Monday, October 17, 2022

Secret Agent - Alfred Hitchcock

1916, the film opens at a wake for a dead soldier, however after everyone leaves it is revealed that the coffin is empty. So...what gives? This 1936 film, directed by Alfred Hitchcock is based on the play by Campbell Dixon, which was based on a few William Ashenden stories by W. Somerset Maugham. The dead soldier returns to England and is given a new identity so that he can go undercover and help the WW1 fight in the east against the Turks. Donald Spoto states that this film is one in a row of masterworks between The 39 Steps and The Lady Vanishes. I might agree however I have some issues with this film. 

Let's get into the basic story to start with. Brodie, the dead soldier, is given the new identity of Richard Ashenden (played by John Gielgud) as well as the task of going to Switzerland and eliminating a German agent who is heading towards Arabia to stir up trouble. To help Ashenden out, he is given an assistant who goes by the moniker The General (played by Peter Lorre). When Ashenden gets to the hotel in Switzerland, he finds out that his wife has already checked in...a wife he was not expecting to have. Elsa (played by Madeleine Carroll) is in the hotel room with Robert Marvin (played by Robert Young). Here is where I think things start getting strange. Marvin and Elsa have a very flirtatious friendship which continues through out the film though Marvin has been told that she is married. Along with that, Richard doesn't seem to care that much about the flirting. To compound things, The General is being just as flirty, and creepy towards Elsa, and any other pretty woman who walks by. There is a lot of theatricality in this film, which continues the theme from some of Hitchcock's previous films. You have the empty coffin, you have two people pretending to be married, yet are strangers who are also secret agents. You have a General who may or may not be an actual General, but sure as heck is a killer. There is mistaken identities through out the film, slight of hand, double crossing, getting the wrong man - all the fun trademarks of a Hitchcock film. So in that way, yes, it easily fits in with the masterful works. However, Lorre seems to be playing the part in brownface, as well as putting on an outrageous Spanish-style accent through out.
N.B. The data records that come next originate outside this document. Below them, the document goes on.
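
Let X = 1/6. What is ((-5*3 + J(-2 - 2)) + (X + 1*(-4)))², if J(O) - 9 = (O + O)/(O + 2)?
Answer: 1225/36 ≈ 34.028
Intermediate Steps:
J(O) = 9 + 2*O/(2 + O) (J(O) = 9 + (O + O)/(O + 2) = 9 + (2*O)/(2 + O) = 9 + 2*O/(2 + O))
X = ⅙ ≈ 0.16667
((-5*3 + J(-2 - 2)) + (X + 1*(-4)))² = ((-5*3 + (18 + 11*(-2 - 2))/(2 + (-2 - 2))) + (⅙ + 1*(-4)))² = ((-15 + (18 + 11*(-4))/(2 - 4)) + (⅙ - 4))² = ((-15 + (18 - 44)/(-2)) - 23/6)² = ((-15 - ½*(-26)) - 23/6)² = ((-15 + 13) - 23/6)² = (-2 - 23/6)² = (-35/6)² = 1225/36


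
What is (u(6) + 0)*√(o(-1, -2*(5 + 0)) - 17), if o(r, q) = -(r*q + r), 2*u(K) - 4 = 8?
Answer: 6*I*√26 ≈ 30.594*I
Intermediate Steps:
u(K) = 6 (u(K) = 2 + (½)*8 = 2 + 4 = 6)
o(r, q) = -r - q*r (o(r, q) = -(q*r + r) = -(r + q*r) = -r - q*r)
(u(6) + 0)*√(o(-1, -2*(5 + 0)) - 17) = (6 + 0)*√(-1*(-1)*(1 - 2*(5 + 0)) - 17) = 6*√(-1*(-1)*(1 - 2*5) - 17) = 6*√(-1*(-1)*(1 - 10) - 17) = 6*√(-1*(-1)*(-9) - 17) = 6*√(-9 - 17) = 6*√(-26) = 6*(I*√26) = 6*I*√26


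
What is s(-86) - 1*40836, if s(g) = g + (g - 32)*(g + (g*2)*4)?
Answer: 50410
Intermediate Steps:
s(g) = g + 9*g*(-32 + g) (s(g) = g + (-32 + g)*(g + (2*g)*4) = g + (-32 + g)*(g + 8*g) = g + (-32 + g)*(9*g) = g + 9*g*(-32 + g))
s(-86) - 1*40836 = -86*(-287 + 9*(-86)) - 1*40836 = -86*(-287 - 774) - 40836 = -86*(-1061) - 40836 = 91246 - 40836 = 50410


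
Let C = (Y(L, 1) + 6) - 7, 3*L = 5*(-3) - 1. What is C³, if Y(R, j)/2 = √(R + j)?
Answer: 51 - 86*I*√39/9 ≈ 51.0 - 59.674*I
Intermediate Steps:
L = -16/3 (L = (5*(-3) - 1)/3 = (-15 - 1)/3 = (⅓)*(-16) = -16/3 ≈ -5.3333)
Y(R, j) = 2*√(R + j)
C = -1 + 2*I*√39/3 (C = (2*√(-16/3 + 1) + 6) - 7 = (2*√(-13/3) + 6) - 7 = (2*(I*√39/3) + 6) - 7 = (2*I*√39/3 + 6) - 7 = (6 + 2*I*√39/3) - 7 = -1 + 2*I*√39/3 ≈ -1.0 + 4.1633*I)
C³ = (-1 + 2*I*√39/3)³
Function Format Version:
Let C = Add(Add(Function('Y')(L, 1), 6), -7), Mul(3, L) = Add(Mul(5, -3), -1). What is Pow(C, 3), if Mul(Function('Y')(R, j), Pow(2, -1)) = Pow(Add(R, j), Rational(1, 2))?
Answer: Add(51, Mul(Rational(-86, 9), I, Pow(39, Rational(1, 2)))) ≈ Add(51.000, Mul(-59.674, I))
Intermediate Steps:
L = Rational(-16, 3) (L = Mul(Rational(1, 3), Add(Mul(5, -3), -1)) = Mul(Rational(1, 3), Add(-15, -1)) = Mul(Rational(1, 3), -16) = Rational(-16, 3) ≈ -5.3333)
Function('Y')(R, j) = Mul(2, Pow(Add(R, j), Rational(1, 2)))
C = Add(-1, Mul(Rational(2, 3), I, Pow(39, Rational(1, 2)))) (C = Add(Add(Mul(2, Pow(Add(Rational(-16, 3), 1), Rational(1, 2))), 6), -7) = Add(Add(Mul(2, Pow(Rational(-13, 3), Rational(1, 2))), 6), -7) = Add(Add(Mul(2, Mul(Rational(1, 3), I, Pow(39, Rational(1, 2)))), 6), -7) = Add(Add(Mul(Rational(2, 3), I, Pow(39, Rational(1, 2))), 6), -7) = Add(Add(6, Mul(Rational(2, 3), I, Pow(39, Rational(1, 2)))), -7) = Add(-1, Mul(Rational(2, 3), I, Pow(39, Rational(1, 2)))) ≈ Add(-1.0000, Mul(4.1633, I)))
Pow(C, 3) = Pow(Add(-1, Mul(Rational(2, 3), I, Pow(39, Rational(1, 2)))), 3)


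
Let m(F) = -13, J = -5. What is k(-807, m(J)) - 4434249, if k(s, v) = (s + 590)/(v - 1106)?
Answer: -4961924414/1119 ≈ -4.4342e+6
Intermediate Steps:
k(s, v) = (590 + s)/(-1106 + v)
k(-807, m(J)) - 4434249 = (590 - 807)/(-1106 - 13) - 4434249 = -217/(-1119) - 4434249 = -1/1119*(-217) - 4434249 = 217/1119 - 4434249 = -4961924414/1119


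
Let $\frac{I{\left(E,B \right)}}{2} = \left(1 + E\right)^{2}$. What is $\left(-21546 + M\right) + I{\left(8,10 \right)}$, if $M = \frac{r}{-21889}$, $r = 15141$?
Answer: $- \frac{66869931}{3127} \approx -21385.0$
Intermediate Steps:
$M = - \frac{2163}{3127}$ ($M = \frac{15141}{-21889} = 15141 \left(- \frac{1}{21889}\right) = - \frac{2163}{3127} \approx -0.69172$)
$I{\left(E,B \right)} = 2 \left(1 + E\right)^{2}$
$\left(-21546 + M\right) + I{\left(8,10 \right)} = \left(-21546 - \frac{2163}{3127}\right) + 2 \left(1 + 8\right)^{2} = - \frac{67376505}{3127} + 2 \cdot 9^{2} = - \frac{67376505}{3127} + 2 \cdot 81 = - \frac{67376505}{3127} + 162 = - \frac{66869931}{3127}$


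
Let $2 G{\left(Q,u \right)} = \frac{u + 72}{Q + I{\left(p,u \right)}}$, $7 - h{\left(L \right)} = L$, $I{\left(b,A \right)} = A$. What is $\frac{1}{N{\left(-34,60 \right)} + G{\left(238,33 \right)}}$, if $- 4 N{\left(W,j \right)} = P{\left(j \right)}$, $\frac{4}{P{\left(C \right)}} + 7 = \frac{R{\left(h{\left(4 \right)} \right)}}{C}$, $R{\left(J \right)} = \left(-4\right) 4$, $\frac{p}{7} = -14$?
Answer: $\frac{59078}{19575} \approx 3.018$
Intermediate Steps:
$p = -98$ ($p = 7 \left(-14\right) = -98$)
$h{\left(L \right)} = 7 - L$
$G{\left(Q,u \right)} = \frac{72 + u}{2 \left(Q + u\right)}$ ($G{\left(Q,u \right)} = \frac{\left(u + 72\right) \frac{1}{Q + u}}{2} = \frac{\left(72 + u\right) \frac{1}{Q + u}}{2} = \frac{\frac{1}{Q + u} \left(72 + u\right)}{2} = \frac{72 + u}{2 \left(Q + u\right)}$)
$R{\left(J \right)} = -16$
$P{\left(C \right)} = \frac{4}{-7 - \frac{16}{C}}$
$N{\left(W,j \right)} = \frac{j}{16 + 7 j}$ ($N{\left(W,j \right)} = - \frac{\left(-4\right) j \frac{1}{16 + 7 j}}{4} = \frac{j}{16 + 7 j}$)
$\frac{1}{N{\left(-34,60 \right)} + G{\left(238,33 \right)}} = \frac{1}{\frac{60}{16 + 7 \cdot 60} + \frac{36 + \frac{1}{2} \cdot 33}{238 + 33}} = \frac{1}{\frac{60}{16 + 420} + \frac{36 + \frac{33}{2}}{271}} = \frac{1}{\frac{60}{436} + \frac{1}{271} \cdot \frac{105}{2}} = \frac{1}{60 \cdot \frac{1}{436} + \frac{105}{542}} = \frac{1}{\frac{15}{109} + \frac{105}{542}} = \frac{1}{\frac{19575}{59078}} = \frac{59078}{19575}$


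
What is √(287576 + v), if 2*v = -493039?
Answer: √164226/2 ≈ 202.62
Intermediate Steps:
v = -493039/2 (v = (½)*(-493039) = -493039/2 ≈ -2.4652e+5)
√(287576 + v) = √(287576 - 493039/2) = √(82113/2) = √164226/2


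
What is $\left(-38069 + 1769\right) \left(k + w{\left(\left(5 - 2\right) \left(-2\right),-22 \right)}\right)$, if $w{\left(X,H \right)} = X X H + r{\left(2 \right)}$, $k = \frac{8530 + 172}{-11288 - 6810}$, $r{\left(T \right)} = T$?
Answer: $\frac{259656114300}{9049} \approx 2.8694 \cdot 10^{7}$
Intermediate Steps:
$k = - \frac{4351}{9049}$ ($k = \frac{8702}{-18098} = 8702 \left(- \frac{1}{18098}\right) = - \frac{4351}{9049} \approx -0.48083$)
$w{\left(X,H \right)} = 2 + H X^{2}$ ($w{\left(X,H \right)} = X X H + 2 = X^{2} H + 2 = H X^{2} + 2 = 2 + H X^{2}$)
$\left(-38069 + 1769\right) \left(k + w{\left(\left(5 - 2\right) \left(-2\right),-22 \right)}\right) = \left(-38069 + 1769\right) \left(- \frac{4351}{9049} + \left(2 - 22 \left(\left(5 - 2\right) \left(-2\right)\right)^{2}\right)\right) = - 36300 \left(- \frac{4351}{9049} + \left(2 - 22 \left(3 \left(-2\right)\right)^{2}\right)\right) = - 36300 \left(- \frac{4351}{9049} + \left(2 - 22 \left(-6\right)^{2}\right)\right) = - 36300 \left(- \frac{4351}{9049} + \left(2 - 792\right)\right) = - 36300 \left(- \frac{4351}{9049} - 790\right) = \left(-36300\right) \left(- \frac{7153061}{9049}\right) = \frac{259656114300}{9049}$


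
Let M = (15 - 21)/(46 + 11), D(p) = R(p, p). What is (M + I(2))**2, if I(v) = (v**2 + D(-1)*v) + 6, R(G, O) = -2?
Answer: 12544/361 ≈ 34.748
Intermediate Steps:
D(p) = -2
I(v) = 6 + v**2 - 2*v (I(v) = (v**2 - 2*v) + 6 = 6 + v**2 - 2*v)
M = -2/19 (M = -6/57 = -6*1/57 = -2/19 ≈ -0.10526)
(M + I(2))**2 = (-2/19 + (6 + 2**2 - 2*2))**2 = (-2/19 + (6 + 4 - 4))**2 = (-2/19 + 6)**2 = (112/19)**2 = 12544/361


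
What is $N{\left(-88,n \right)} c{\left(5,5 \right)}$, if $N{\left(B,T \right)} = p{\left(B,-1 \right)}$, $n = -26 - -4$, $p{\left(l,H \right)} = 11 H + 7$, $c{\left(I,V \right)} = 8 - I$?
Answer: $-12$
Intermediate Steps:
$p{\left(l,H \right)} = 7 + 11 H$
$n = -22$ ($n = -26 + 4 = -22$)
$N{\left(B,T \right)} = -4$ ($N{\left(B,T \right)} = 7 + 11 \left(-1\right) = 7 - 11 = -4$)
$N{\left(-88,n \right)} c{\left(5,5 \right)} = - 4 \left(8 - 5\right) = \left(-4\right) 3 = -12$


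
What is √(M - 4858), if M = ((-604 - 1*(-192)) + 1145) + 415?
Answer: I*√3710 ≈ 60.91*I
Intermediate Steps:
M = 1148 (M = ((-604 + 192) + 1145) + 415 = (-412 + 1145) + 415 = 733 + 415 = 1148)
√(M - 4858) = √(1148 - 4858) = √(-3710) = I*√3710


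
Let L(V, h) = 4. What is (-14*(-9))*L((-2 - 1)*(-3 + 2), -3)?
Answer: 504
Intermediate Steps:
(-14*(-9))*L((-2 - 1)*(-3 + 2), -3) = -14*(-9)*4 = 126*4 = 504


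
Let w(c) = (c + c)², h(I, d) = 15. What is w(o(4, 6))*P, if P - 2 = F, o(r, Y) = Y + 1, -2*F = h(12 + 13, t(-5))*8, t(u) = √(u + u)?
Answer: -11368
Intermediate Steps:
t(u) = √2*√u (t(u) = √(2*u) = √2*√u)
F = -60 (F = -15*8/2 = -½*120 = -60)
o(r, Y) = 1 + Y
w(c) = 4*c² (w(c) = (2*c)² = 4*c²)
P = -58 (P = 2 - 60 = -58)
w(o(4, 6))*P = (4*(1 + 6)²)*(-58) = (4*7²)*(-58) = (4*49)*(-58) = 196*(-58) = -11368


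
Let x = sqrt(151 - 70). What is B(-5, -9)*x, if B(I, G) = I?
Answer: -45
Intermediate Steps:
x = 9 (x = sqrt(81) = 9)
B(-5, -9)*x = -5*9 = -45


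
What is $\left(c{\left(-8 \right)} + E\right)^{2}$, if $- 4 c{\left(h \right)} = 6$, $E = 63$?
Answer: $\frac{15129}{4} \approx 3782.3$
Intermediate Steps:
$c{\left(h \right)} = - \frac{3}{2}$ ($c{\left(h \right)} = \left(- \frac{1}{4}\right) 6 = - \frac{3}{2}$)
$\left(c{\left(-8 \right)} + E\right)^{2} = \left(- \frac{3}{2} + 63\right)^{2} = \left(\frac{123}{2}\right)^{2} = \frac{15129}{4}$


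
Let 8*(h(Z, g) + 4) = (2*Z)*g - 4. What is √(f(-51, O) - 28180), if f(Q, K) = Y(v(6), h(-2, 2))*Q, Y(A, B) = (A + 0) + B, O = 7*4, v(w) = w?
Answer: I*√112822/2 ≈ 167.94*I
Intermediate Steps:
h(Z, g) = -9/2 + Z*g/4 (h(Z, g) = -4 + ((2*Z)*g - 4)/8 = -4 + (2*Z*g - 4)/8 = -4 + (-4 + 2*Z*g)/8 = -4 + (-½ + Z*g/4) = -9/2 + Z*g/4)
O = 28
Y(A, B) = A + B
f(Q, K) = Q/2 (f(Q, K) = (6 + (-9/2 + (¼)*(-2)*2))*Q = (6 + (-9/2 - 1))*Q = (6 - 11/2)*Q = Q/2)
√(f(-51, O) - 28180) = √((½)*(-51) - 28180) = √(-51/2 - 28180) = √(-56411/2) = I*√112822/2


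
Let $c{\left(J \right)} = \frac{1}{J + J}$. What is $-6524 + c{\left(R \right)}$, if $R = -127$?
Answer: $- \frac{1657097}{254} \approx -6524.0$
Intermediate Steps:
$c{\left(J \right)} = \frac{1}{2 J}$
$-6524 + c{\left(R \right)} = -6524 + \frac{1}{2 \left(-127\right)} = -6524 + \frac{1}{2} \left(- \frac{1}{127}\right) = -6524 - \frac{1}{254} = - \frac{1657097}{254}$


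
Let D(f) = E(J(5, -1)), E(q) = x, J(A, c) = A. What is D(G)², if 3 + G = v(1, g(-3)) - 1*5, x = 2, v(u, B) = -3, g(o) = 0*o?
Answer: 4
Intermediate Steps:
g(o) = 0
E(q) = 2
G = -11 (G = -3 + (-3 - 1*5) = -3 + (-3 - 5) = -3 - 8 = -11)
D(f) = 2
D(G)² = 2² = 4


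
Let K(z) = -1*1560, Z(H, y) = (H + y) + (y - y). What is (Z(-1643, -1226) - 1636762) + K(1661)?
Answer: -1641191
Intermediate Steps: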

The transitions in this film are good, like so much of Hitchcock's films. There is a great moment where an older man buys a very specific chocolate bar, opens it up to see a secret not in German written on the inside of the wrapper. Luckily for us, the German note dissolves into English. There is tension in trying to find the agent they are after - and they think they find him due to a lost button at the scene of a murder. There is more tensions when the General and Ashenden take a hike in the mountains with a target who they are planning on killing. Ashenden gets cold feet and stops while the General does the deed. However, all of this is intercut with a scene of Elsa and Marvin having tea with the target's wife. The target's dog, as the trio is climbing the mountain, senses that something is going to happen and he starts whining and goes to lay down by the door. It is such a great moment with animals knowing more than the humans do.

Elsa is the now standard Hitchcock blonde who is saddled with a random man, and romance happens. Madeleine Carroll played a similar role in The 39 Steps.  There are language barriers, there is a shift in morals, and there is some physical violence between Ashenden and Elsa. There is no cameo by Hitchcock in this film. The version I watched was a single disc version, probably one of many that you should be able to find.